This dataset comprises various information about hotel bookings. For each booking, the following attributes are provided:
- hotel: Hotel (Resort Hotel or City Hotel) where the booking was made.
- is_canceled: Value indicating if the booking was canceled (1) or not (0).
- lead_time: Number of days that elapsed between the entering date of the booking into the Property Management System and the arrival date.
- arrival_date_year: Year of arrival date.
- arrival_date_month: Month of arrival date.
- arrival_date_week_number: Week number of year for arrival date.
- arrival_date_day_of_month: Day of arrival date.
- stays_in_weekend_nights: Number of weekend nights (Saturday or Sunday) the guest stayed or booked to stay at the hotel.
- stays_in_week_nights: Number of week nights (Monday to Friday) the guest stayed or booked to stay at the hotel.
- adults: Number of adults.
- children: Number of children.
- babies: Number of babies.
- meal: Type of meal booked.
- country: Country of origin of the booking.
- market_segment: Market segment designation.
- distribution_channel: Booking distribution channel.
- is_repeated_guest: Value indicating if the booking name was from a repeated guest (1) or not (0).
- previous_cancellations: Number of previous bookings that were cancelled by the customer prior to the current booking.
- previous_bookings_not_canceled: Number of previous bookings not cancelled by the customer prior to the current booking.
- reserved_room_type: Code of room type reserved.
- assigned_room_type: Code for the type of room assigned to the booking.
- booking_changes: Number of changes/amendments made to the booking from the moment the booking was entered on - the Property Management System until the moment of check-in or cancellation.
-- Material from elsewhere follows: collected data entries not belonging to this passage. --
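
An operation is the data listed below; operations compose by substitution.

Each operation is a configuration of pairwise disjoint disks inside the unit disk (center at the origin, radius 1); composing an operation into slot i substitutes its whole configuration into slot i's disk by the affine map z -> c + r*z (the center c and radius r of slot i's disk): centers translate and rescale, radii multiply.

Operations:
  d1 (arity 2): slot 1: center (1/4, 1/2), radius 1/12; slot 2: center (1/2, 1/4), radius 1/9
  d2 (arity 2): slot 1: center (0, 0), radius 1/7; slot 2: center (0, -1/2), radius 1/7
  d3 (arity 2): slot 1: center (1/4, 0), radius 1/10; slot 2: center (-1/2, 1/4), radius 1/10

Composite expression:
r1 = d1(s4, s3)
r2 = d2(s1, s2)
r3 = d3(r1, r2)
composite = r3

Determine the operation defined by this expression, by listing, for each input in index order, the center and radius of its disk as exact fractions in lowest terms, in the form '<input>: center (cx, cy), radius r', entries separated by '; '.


s1: center (-1/2, 1/4), radius 1/70; s2: center (-1/2, 1/5), radius 1/70; s3: center (3/10, 1/40), radius 1/90; s4: center (11/40, 1/20), radius 1/120

Nesting under d3 composes maps z -> c + r*z down each s-path.
s4: after 2 affine steps, its disk has center (11/40, 1/20), radius 1/120
s3: after 2 affine steps, its disk has center (3/10, 1/40), radius 1/90
s1: after 2 affine steps, its disk has center (-1/2, 1/4), radius 1/70
s2: after 2 affine steps, its disk has center (-1/2, 1/5), radius 1/70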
- deposit_type: Indication on if the customer made a deposit to guarantee the booking.
- agent: ID of the travel agency that made the booking.
- company: ID of the company/entity that made the booking or responsible for paying the booking.
- days_in_waiting_list: Number of days the booking was in the waiting list before it was confirmed to the customer.
- customer_type: Type of booking.
- adr: Average Daily Rate as defined by dividing the sum of all lodging transactions by the total number of staying nights.
- required_car_parking_spaces: Number of car parking spaces required by the customer.
- total_of_special_requests: Number of special requests made by the customer.
- reservation_status: Last reservation status, assuming one of three categories: Canceled, Check-Out, No-Show.
- reservation_status_date: Date at which the last status was set.
The data are with very long content.
## research questions
- 1. Booking Patterns: What are the busiest months for hotels? Does the lead time of booking relate to the busy periods?
- 2. Guest Preferences: Are certain room types more popular than others? Does the choice of room type correlate with any other variables like the number of adults, children, or babies in the party?
- 3. Cancellations: Are cancellations more likely for certain types of bookings (e.g., long lead time, specific room type, repeated guest etc.)? Can we predict if a booking will be cancelled based on certain characteristics?
- 4. Special Requests: How often do customers make special requests? Does the presence of a special request impact the likelihood of cancellation?
- 5. Pricing Strategies: Does the price (ADR) vary by the time of year or by room type? What factors might be influencing these pricing strategies?